Un economista, Harvey Leibenstein, ha scoperto mezzo secolo fa quella che ha chiamato x-inefficiency, ossia il fatto che si è lontani dal punto di migliore efficienza, non solo nella PA, ma anche nelle aziende private. Il recupero di questa efficienza produce risorse. Calabrò ha ricordato che Regioni ed Enti Locali, municipalizzate e società pubbliche hanno già investito molto nella fibra negli anni passati. A livello territoriale ci sono spezzoni di rete in fibra, posate in ordine sparso, a volte spente, comunque non inserite in un processo imprenditoriale capace di valorizzarle. Non si tratta solo di integrare tecnicamente le reti pubbliche: la vera sfida è metterle in un unico soggetto imprenditoriale.
Vuole creare una nuova società pubblica?
Nemmeno per sogno. Voglio una società privata che nasca dal conferimento di tutte le reti pubbliche. I soci saranno gli attuali proprietari delle reti locali e avranno quote proporzionali al valore dei conferimenti effettuati. Ci sono le reti degli Enti Locali, delle Regioni, e anche delle aziende pubbliche o private, purchè trovino vantaggioso conferire la loro rete. Una cosa simile fu fatta da Franco Tatò quando Wind, partendo dalla rete e dalle competenze Tlc di Enel. I soggetti che conferiscono i loro asset parteciperebbero ad una società indipendente, che dovrà avere un management motivato e sarà finanziariamente robusta.
Potrebbe parteciparvi anche Telecom Italia?

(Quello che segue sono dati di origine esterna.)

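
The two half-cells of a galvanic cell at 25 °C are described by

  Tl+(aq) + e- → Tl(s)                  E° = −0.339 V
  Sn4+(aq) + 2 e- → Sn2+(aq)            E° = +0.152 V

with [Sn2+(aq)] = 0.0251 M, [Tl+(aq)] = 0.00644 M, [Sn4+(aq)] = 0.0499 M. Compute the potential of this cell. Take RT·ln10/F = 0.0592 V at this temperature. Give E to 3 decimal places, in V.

+0.630 V

The Sn⁴⁺/Sn²⁺ couple has the more positive E°, so it is the cathode; Tl⁺/Tl is the anode.
The standard potential is +0.152 − (−0.339) = +0.491 V and the balanced reaction transfers n = 2 electrons.
Balancing gives Sn4+(aq) + 2 Tl(s) → Sn2+(aq) + 2 Tl+(aq); hence Q = ([Sn2+(aq)]·[Tl+(aq)]^2) / [Sn4+(aq)] = 2.09×10^−5 (log Q = −4.681).
E = E° − (0.0592/n)·log Q = +0.491 − (0.0592/2)(−4.681) = +0.630 V.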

Tutti possono partecipare, se apportano asset o capacità di investimento. Forse l’unica cautela è, trattandosi di infrastruttura cui altri debbono accedere senza discriminazioni, che nessuno superi una certa quota e condizioni le scelte della nuova società. Costituita con il conferimento delle reti locali, essa nascerebbe senza esposizione finanziaria e con asset importanti. I suoi progetti di crescita sarebbero “bancabili”, potrebbero attrarre facilmente risorse da privati come i fondi e dagli istituti di credito: potrebbe avere un ruolo importante nello sviluppo delle reti di nuova generazione.
Sembra l’uovo di Colombo.
L’idea è semplice, anche se mi rendo conto che l’attuazione non lo sarà altrettanto. Ma i vantaggi sono lampanti: si valorizzano gli investimenti pubblici già effettuati, si sviluppa la nuova rete senza necessità di risorse pubbliche aggiuntive, si consente ai soggetti pubblici, dopo lo start up, di vendere le loro quote con l’effetto di privatizzare e rendere disponibili risorse aggiuntive per la finanza pubblica.
Ma come convincerà i Comuni? Sono gelosi delle loro reti. Mica può espropiarli.
Nessun esproprio. Si possono però prevedere incentivi fiscali per favorire l’operazione. È nel loro interesse cederli: che se ne fanno le istituzioni locali di questi asset? Non è loro compito gestire reti di tlc, così come non è loro compito acquistare le autostrade, dove operano efficacemente i privati. Avviata la società, le istituzioni locali potranno uscirne. Monetizzando l’investimento, avranno soldi per mettere in sicurezza le scuole e per fare efficienza energetica, scelte che hanno un impatto sociale e anche un ritorno economico e politico assai superiore a quello di qualche posto in un cda.